As data processor cores increase their operating frequency and processors having multiple cores are becoming more common there is a need to improve the debug and tracing tools and mechanisms that may be used within the development of data processing systems. Increasing core frequencies pose a particular problem for trace. For example in existing ARM processor cores and ETM protocols, a bit rate of about 1.2 to 1.6 bits per instruction is achieved with instruction-only trace. Therefore a 1 GHz processor processing one instruction per cycle would generate 1.2 to 1.6 gigabits per second of trace data, this data may need to be taken off-chip and stored in a buffer. Furthermore, multi-processor system introduce integer multiples to this data rate.
Compression is used to reduce the average number of bits used to trace an individual instruction.
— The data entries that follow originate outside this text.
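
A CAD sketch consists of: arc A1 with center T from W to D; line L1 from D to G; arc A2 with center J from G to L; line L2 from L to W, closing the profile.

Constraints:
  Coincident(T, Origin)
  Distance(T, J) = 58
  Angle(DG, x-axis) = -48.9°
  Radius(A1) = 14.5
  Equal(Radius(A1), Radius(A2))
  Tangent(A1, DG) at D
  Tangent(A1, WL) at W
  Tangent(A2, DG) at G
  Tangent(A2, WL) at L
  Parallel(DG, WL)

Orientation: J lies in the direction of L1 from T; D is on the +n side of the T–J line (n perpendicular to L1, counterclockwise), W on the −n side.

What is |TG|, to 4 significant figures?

59.79

Tangency of A1 to both parallel lines with radius 14.5 puts D and W at T ± 14.5·n: D = (10.93, 9.532), W = (-10.93, -9.532). Equal radii place G and L the same way about J: G = J + 14.5·n = (49.05, -34.17), L = J − 14.5·n = (27.20, -53.24). Then |TG| = |G − T| = 59.79.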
However, as ever faster cores need to be traced, it would be advantageous to be able to reduce this data rate further.
Another known way of tracing the data activity of a data processing system is that embodied in the data processing system produced by Intel® under the name of XScale®. This is described in the Intel Developers Manual of January 2004 entitled Intel® XScale® core.
In this trace mechanism, instead of outputting details of every instruction that executes or does not execute XScale® counts the instructions that are processed until it gets to a branch instruction that is executed. Thus, it outputs a number of instructions processed and information as to where the program has branched to. Thus, if it passes a conditional branch instruction that does not execute, no information on this instruction is output as it never outputs non-execution indicators, unlike the other conventional trace mechanism described above. One disadvantage with XScale® is that by not outputting information on conditional branch instructions that do not execute, the indicator of a conditional branch instruction that does execute must contain sufficient information for the trace decompressor to determine which of the possible branch instructions in the instruction stream is the one that executed, which takes the form of a counter requiring many bits to encode. In addition, because this counter counts all instructions processed that are not executed branch instructions, overflows of this counter are likely, and the trace stream therefore also has to encode overflow markers. A second disadvantage is that it only outputs information for branch instructions, and not other conditional instructions; thus, the trace is incomplete, limiting the number of situations where it is useful.